Indoor ants activity typically traces to outdoor colonies in mulch beds, lawn soil, decking voids, or wall cavities near the foundation. Scouts enter through gaps under doors, foundation cracks, utility penetrations, and damaged weatherstripping when food residue, water from leaks, or warmth from heating runs is available inside. Pheromone trails reinforce within hours of a successful foraging trip, drawing dozens to hundreds of workers along the same route. Heavy rain, drought, or disturbance to an outdoor nest pushes whole colonies inside in pulses. Sweet residue on counters, unsealed pantry items, pet food bowls left out overnight, and leaking pipes are the most common triggers, and the closer an outdoor colony sits to the structure, the harder the pressure becomes to manage.

How to Identify

Confirm ants are present by tracking activity rather than relying on a single sighting. Look for steady two-way trails along baseboards, counter edges, window frames, and utility penetrations, and follow the trail back to where it enters the structure. Size, color, and antennae shape distinguish the species: tiny dark ants attracted to sweet residue are usually odorous house ants or Argentine ants, large black ants near sawdust point to carpenter ants, tiny pale yellow ants scattered throughout a building indicate Pharaoh ants, and red dome mounds outdoors signal fire ants. Place a drop of honey or peanut butter near suspected activity and check at thirty minutes; aggregation around the bait confirms the species and food preference.

Solutions and Actions

Effective ant control combines bait, perimeter exclusion, and sanitation rather than relying on contact sprays. Identify the species first because bait selection depends on the colony's current dietary preference — sweet baits for odorous house ants and Argentine ants, protein-based or grease baits for thief ants, multi-bait stations for opportunistic species. Place bait stations directly on active trails, not in random locations, and allow workers to carry the slow-acting active ingredient back to the colony untouched — avoid spraying anywhere near bait. Treat outdoor satellite nests within twenty feet of the structure with a non-repellent residual. Seal entry points only after bait has had time to reach the colony, otherwise foragers seal their access while the colony continues producing replacements.

Prevention

Long-term prevention combines exclusion, sanitation, and outdoor colony management. Seal gaps around doors, windows, utility penetrations, and foundation cracks larger than one millimeter with caulk or expanding foam. Eliminate food access indoors by storing pantry items in sealed containers, wiping counters nightly, rinsing recyclables, and removing pet food bowls overnight. Address moisture by repairing leaks, insulating sweating pipes, and improving ventilation in damp areas. Outdoors, pull mulch and ground cover back at least twelve inches from the foundation, trim branches and shrubs away from the structure, and keep firewood off the ground and away from the house. Apply a non-repellent perimeter treatment each spring before the foraging season peaks, and inspect quarterly for new outdoor colonies near the foundation.
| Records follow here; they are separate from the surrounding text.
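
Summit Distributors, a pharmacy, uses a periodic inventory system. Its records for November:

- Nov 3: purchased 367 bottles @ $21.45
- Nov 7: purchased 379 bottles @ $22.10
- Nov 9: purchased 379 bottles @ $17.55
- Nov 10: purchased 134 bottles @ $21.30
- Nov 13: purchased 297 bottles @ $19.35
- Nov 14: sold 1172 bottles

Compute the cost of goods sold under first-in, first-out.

COGS = $23,900.60

Nov 14, 1172 sold [FIFO — oldest first]: 367 @ $21.45 + 379 @ $22.10 + 379 @ $17.55 + 47 @ $21.30 = $23,900.60
Ending inventory: 87 @ $21.30 + 297 @ $19.35 = $7,600.05
Check: goods available $31,500.65 = COGS $23,900.60 + ending $7,600.05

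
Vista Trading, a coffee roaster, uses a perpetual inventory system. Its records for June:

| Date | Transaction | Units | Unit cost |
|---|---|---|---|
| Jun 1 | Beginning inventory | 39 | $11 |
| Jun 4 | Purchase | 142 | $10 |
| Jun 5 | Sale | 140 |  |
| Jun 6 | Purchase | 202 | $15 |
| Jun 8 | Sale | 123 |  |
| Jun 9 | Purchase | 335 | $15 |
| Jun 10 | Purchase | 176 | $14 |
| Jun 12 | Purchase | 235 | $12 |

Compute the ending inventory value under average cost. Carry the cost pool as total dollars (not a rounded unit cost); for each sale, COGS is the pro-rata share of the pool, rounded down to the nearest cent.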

Frequently Asked Questions

What is the fastest way to get rid of ants?

Place baits on active trails while deep cleaning to remove competing food sources. Baits eliminate colonies within 3 days to 2 weeks. Sprays kill visible ants faster but do not solve the problem.

Why do ants keep coming back after I spray?

Sprays only kill foragers — 10–20% of the colony. The queen produces replacements. Use baits that workers carry back to the colony to reach the queen.

Should I kill the ants I see or let them find bait?

If using baits, do not kill trailing ants. Every ant carrying bait home is working for you. Do not spray near bait stations.

Why do ants sometimes increase after bait is placed?

A temporary increase is common because attractive bait recruits more foragers to the station. If the ants are feeding steadily and carrying bait away, that activity usually means the bait is reaching the colony rather than failing.